At its meeting September 22, 2012, the F.A.M.E. board of Audubon Charter School approved the Orleans Parish School Board’s Office of Civil Rights Resolution. The OCRR mandates that every OPSB school must formally adopt the OCR’s procedural safeguards and grievance procedures.

“It is relative mostly to special ed students,” said principal Janice Dupuy. “It’s information regarding the rights of the students and the parents, which will be available before the child comes into the school. Before the parent has enrolled them into special ed, they will know their rights and what they need to succeed.” These rights are to be publicly posted on every OPSB school’s website, disseminated to parents, and included in student handbooks. Principal Dupuy pointed out that Audubon had already been doing all of this.

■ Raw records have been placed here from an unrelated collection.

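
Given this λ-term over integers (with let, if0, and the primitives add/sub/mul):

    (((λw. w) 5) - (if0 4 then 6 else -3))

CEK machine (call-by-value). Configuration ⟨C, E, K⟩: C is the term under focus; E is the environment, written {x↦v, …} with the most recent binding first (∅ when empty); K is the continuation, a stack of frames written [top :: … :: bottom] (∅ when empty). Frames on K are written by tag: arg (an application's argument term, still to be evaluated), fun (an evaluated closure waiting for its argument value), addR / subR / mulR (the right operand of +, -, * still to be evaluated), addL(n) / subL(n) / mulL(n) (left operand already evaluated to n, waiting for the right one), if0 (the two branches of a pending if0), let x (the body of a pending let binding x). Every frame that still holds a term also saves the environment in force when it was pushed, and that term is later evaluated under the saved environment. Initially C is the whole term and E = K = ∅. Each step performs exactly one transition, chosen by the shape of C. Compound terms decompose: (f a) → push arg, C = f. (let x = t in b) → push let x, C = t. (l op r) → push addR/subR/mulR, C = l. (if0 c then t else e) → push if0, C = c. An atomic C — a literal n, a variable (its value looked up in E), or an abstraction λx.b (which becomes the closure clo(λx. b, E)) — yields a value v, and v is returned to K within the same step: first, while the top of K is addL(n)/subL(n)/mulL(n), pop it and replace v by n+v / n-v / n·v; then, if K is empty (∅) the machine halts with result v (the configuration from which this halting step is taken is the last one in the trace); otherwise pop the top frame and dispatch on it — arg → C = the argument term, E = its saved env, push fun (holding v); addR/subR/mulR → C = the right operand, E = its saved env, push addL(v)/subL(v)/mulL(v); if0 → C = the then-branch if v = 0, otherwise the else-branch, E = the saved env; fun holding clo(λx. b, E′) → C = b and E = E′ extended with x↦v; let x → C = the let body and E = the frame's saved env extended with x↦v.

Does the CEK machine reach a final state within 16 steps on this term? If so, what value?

[0] [C=(((λw. w) 5) - (if0 4 then 6 else -3)) | E=∅ | K=∅]
[1] [C=((λw. w) 5) | E=∅ | K=[subR]]
[2] [C=(λw. w) | E=∅ | K=[arg :: subR]]
[3] [C=5 | E=∅ | K=[fun :: subR]]
[4] [C=w | E={w↦5} | K=[subR]]
[5] [C=(if0 4 then 6 else -3) | E=∅ | K=[subL(5)]]
[6] [C=4 | E=∅ | K=[if0 :: subL(5)]]
[7] [C=-3 | E=∅ | K=[subL(5)]]
→ final value 8

Answer: 8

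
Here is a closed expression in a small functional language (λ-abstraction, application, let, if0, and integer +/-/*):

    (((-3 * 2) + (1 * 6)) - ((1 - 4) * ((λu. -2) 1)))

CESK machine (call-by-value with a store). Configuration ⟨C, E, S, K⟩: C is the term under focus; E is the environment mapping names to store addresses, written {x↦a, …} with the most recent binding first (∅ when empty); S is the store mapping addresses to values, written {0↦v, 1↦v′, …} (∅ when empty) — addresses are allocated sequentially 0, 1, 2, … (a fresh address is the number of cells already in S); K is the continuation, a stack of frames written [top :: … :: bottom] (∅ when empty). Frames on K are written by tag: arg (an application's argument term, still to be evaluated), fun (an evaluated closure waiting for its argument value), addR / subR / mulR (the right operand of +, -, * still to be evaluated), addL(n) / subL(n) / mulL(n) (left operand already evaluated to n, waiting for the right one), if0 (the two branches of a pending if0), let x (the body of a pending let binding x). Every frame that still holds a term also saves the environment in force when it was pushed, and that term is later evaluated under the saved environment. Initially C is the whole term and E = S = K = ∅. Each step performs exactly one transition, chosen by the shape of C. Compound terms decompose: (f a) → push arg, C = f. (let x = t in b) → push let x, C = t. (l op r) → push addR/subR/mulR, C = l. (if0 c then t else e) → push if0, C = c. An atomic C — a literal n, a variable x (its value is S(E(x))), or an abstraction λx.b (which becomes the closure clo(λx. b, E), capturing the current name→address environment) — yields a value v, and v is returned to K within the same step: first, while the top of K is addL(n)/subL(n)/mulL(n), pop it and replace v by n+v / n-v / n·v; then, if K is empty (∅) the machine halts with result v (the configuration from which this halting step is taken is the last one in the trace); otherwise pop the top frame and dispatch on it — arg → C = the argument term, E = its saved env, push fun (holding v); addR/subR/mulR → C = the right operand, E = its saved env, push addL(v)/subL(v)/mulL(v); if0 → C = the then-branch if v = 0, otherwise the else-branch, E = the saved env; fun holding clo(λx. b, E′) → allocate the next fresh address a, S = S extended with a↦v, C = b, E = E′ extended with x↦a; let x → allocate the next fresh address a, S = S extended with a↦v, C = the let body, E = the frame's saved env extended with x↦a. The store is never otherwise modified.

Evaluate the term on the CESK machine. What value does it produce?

Answer: -6

Machine steps:
t=0: ⟨C=(((-3 * 2) + (1 * 6)) - ((1 - 4) * ((λu. -2) 1))); E=∅; S=∅; K=∅⟩
t=1: ⟨C=((-3 * 2) + (1 * 6)); E=∅; S=∅; K=[subR]⟩
t=2: ⟨C=(-3 * 2); E=∅; S=∅; K=[addR :: subR]⟩
t=3: ⟨C=-3; E=∅; S=∅; K=[mulR :: addR :: subR]⟩
t=4: ⟨C=2; E=∅; S=∅; K=[mulL(-3) :: addR :: subR]⟩
t=5: ⟨C=(1 * 6); E=∅; S=∅; K=[addL(-6) :: subR]⟩
t=6: ⟨C=1; E=∅; S=∅; K=[mulR :: addL(-6) :: subR]⟩
t=7: ⟨C=6; E=∅; S=∅; K=[mulL(1) :: addL(-6) :: subR]⟩
t=8: ⟨C=((1 - 4) * ((λu. -2) 1)); E=∅; S=∅; K=[subL(0)]⟩
t=9: ⟨C=(1 - 4); E=∅; S=∅; K=[mulR :: subL(0)]⟩
t=10: ⟨C=1; E=∅; S=∅; K=[subR :: mulR :: subL(0)]⟩
t=11: ⟨C=4; E=∅; S=∅; K=[subL(1) :: mulR :: subL(0)]⟩
t=12: ⟨C=((λu. -2) 1); E=∅; S=∅; K=[mulL(-3) :: subL(0)]⟩
t=13: ⟨C=(λu. -2); E=∅; S=∅; K=[arg :: mulL(-3) :: subL(0)]⟩
t=14: ⟨C=1; E=∅; S=∅; K=[fun :: mulL(-3) :: subL(0)]⟩
t=15: ⟨C=-2; E={u↦0}; S={0↦1}; K=[mulL(-3) :: subL(0)]⟩
→ final value -6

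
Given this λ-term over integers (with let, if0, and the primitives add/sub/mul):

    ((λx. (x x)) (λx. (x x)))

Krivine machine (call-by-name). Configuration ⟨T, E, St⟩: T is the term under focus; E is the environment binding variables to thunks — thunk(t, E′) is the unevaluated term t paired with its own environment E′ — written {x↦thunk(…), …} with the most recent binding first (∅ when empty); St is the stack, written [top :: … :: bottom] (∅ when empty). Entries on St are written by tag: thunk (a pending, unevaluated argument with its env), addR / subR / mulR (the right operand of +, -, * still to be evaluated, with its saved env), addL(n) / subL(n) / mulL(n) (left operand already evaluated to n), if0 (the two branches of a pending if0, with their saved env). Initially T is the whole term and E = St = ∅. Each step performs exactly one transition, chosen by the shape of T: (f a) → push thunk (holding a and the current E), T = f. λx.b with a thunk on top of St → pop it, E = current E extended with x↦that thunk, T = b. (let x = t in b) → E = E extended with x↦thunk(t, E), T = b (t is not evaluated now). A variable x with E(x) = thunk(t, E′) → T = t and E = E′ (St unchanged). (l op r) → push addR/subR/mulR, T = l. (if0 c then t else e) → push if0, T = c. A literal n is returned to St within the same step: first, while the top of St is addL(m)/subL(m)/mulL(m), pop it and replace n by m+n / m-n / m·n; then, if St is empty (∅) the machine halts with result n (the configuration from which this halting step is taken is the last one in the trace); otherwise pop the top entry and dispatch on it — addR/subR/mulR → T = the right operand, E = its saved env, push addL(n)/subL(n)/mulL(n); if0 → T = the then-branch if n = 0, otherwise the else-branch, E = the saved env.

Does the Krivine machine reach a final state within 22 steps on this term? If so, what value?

t=0: ⟨T=((λx. (x x)) (λx. (x x))); E=∅; St=∅⟩
t=1: ⟨T=(λx. (x x)); E=∅; St=[thunk]⟩
t=2: ⟨T=(x x); E={x↦thunk((λx. (x x)), ∅)}; St=∅⟩
t=3: ⟨T=x; E={x↦thunk((λx. (x x)), ∅)}; St=[thunk]⟩
t=4: ⟨T=(λx. (x x)); E=∅; St=[thunk]⟩
t=5: ⟨T=(x x); E={x↦thunk(x, {x↦thunk((λx. (x x)), ∅)})}; St=∅⟩
t=6: ⟨T=x; E={x↦thunk(x, {x↦thunk((λx. (x x)), ∅)})}; St=[thunk]⟩
t=7: ⟨T=x; E={x↦thunk((λx. (x x)), ∅)}; St=[thunk]⟩
t=8: ⟨T=(λx. (x x)); E=∅; St=[thunk]⟩
t=9: ⟨T=(x x); E={x↦thunk(x, {x↦thunk(x, {x↦thunk((λx. (x x)), ∅)})})}; St=∅⟩
t=10: ⟨T=x; E={x↦thunk(x, {x↦thunk(x, {x↦thunk((λx. (x x)), ∅)})})}; St=[thunk]⟩
t=11: ⟨T=x; E={x↦thunk(x, {x↦thunk((λx. (x x)), ∅)})}; St=[thunk]⟩
t=12: ⟨T=x; E={x↦thunk((λx. (x x)), ∅)}; St=[thunk]⟩
t=13: ⟨T=(λx. (x x)); E=∅; St=[thunk]⟩
t=14: ⟨T=(x x); E={x↦thunk(x, {x↦thunk(x, {x↦thunk(x, {x↦thunk((λx. (x x)), ∅)})})})}; St=∅⟩
t=15: ⟨T=x; E={x↦thunk(x, {x↦thunk(x, {x↦thunk(x, {x↦thunk((λx. (x x)), ∅)})})})}; St=[thunk]⟩
t=16: ⟨T=x; E={x↦thunk(x, {x↦thunk(x, {x↦thunk((λx. (x x)), ∅)})})}; St=[thunk]⟩
t=17: ⟨T=x; E={x↦thunk(x, {x↦thunk((λx. (x x)), ∅)})}; St=[thunk]⟩
t=18: ⟨T=x; E={x↦thunk((λx. (x x)), ∅)}; St=[thunk]⟩
t=19: ⟨T=(λx. (x x)); E=∅; St=[thunk]⟩
t=20: ⟨T=(x x); E={x↦thunk(x, {x↦thunk(x, {x↦thunk(x, {x↦thunk(x, {x↦thunk((λx. (x x)), ∅)})})})})}; St=∅⟩
t=21: ⟨T=x; E={x↦thunk(x, {x↦thunk(x, {x↦thunk(x, {x↦thunk(x, {x↦thunk((λx. (x x)), ∅)})})})})}; St=[thunk]⟩
t=22: ⟨T=x; E={x↦thunk(x, {x↦thunk(x, {x↦thunk(x, {x↦thunk((λx. (x x)), ∅)})})})}; St=[thunk]⟩
→ 22 transitions taken and the configuration is still not final: no result within 22 steps

Answer: DIVERGES (no final state within 22 steps)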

Hurricane Isaac not only dampened hallways and classrooms at Audubon’s Gentilly campus via window leakage — costing students an extra week of classes — it caused major roof and floor damage in many rooms and portables. The library’s ceiling caved badly enough to ruin one computer. The library is now closed for construction, which should take no more than a week. In the meantime, the board is waiting to see how much of the damage will be covered by the OPSB, which is in turn hoping for financial help from FEMA.

In order to make up for the school days lost to Isaac, Audubon has cancelled its “fall break,” (scheduled October 8, 9 and 10) as well as a teacher professional development day scheduled on September 21.

Since some Montessori and French teachers’ feared that the RSD’s formatted “OneApp” application process was tailored too broadly to accommodate a school as specialized as Audubon, the board decided to continue its participation in the Eastbank Collaborative of Charter Schools common application process, available on the websites of all EC schools. The deadline for applications is January 11, 2013.

A representative at the meeting from LaPort CPAs attested that Audubon’s recent audit for the year ending in June 2012 was “unqualified,” meaning the best the school could possibly be awarded.

In other business, the school’s new high school exploratory committee decided to hold its first meeting at 4:30 p.m. Oct. 11 at the Carrollton campus. Also, Audubon is now offering adult French classes at its Gentilly campus.

Present at the meeting were chairman Rev. Cornelius Tilton and vice chairman Timothy Jackson, plus Jolynn King, Eva Alito, Dereck Bardell, Jean-Claude Brunet, Yvonne Locke, Gregory Thompson, Principal Janice Dupuy, Lynette Brice, Dennis Smith, Ben Hicks, Sean Barney.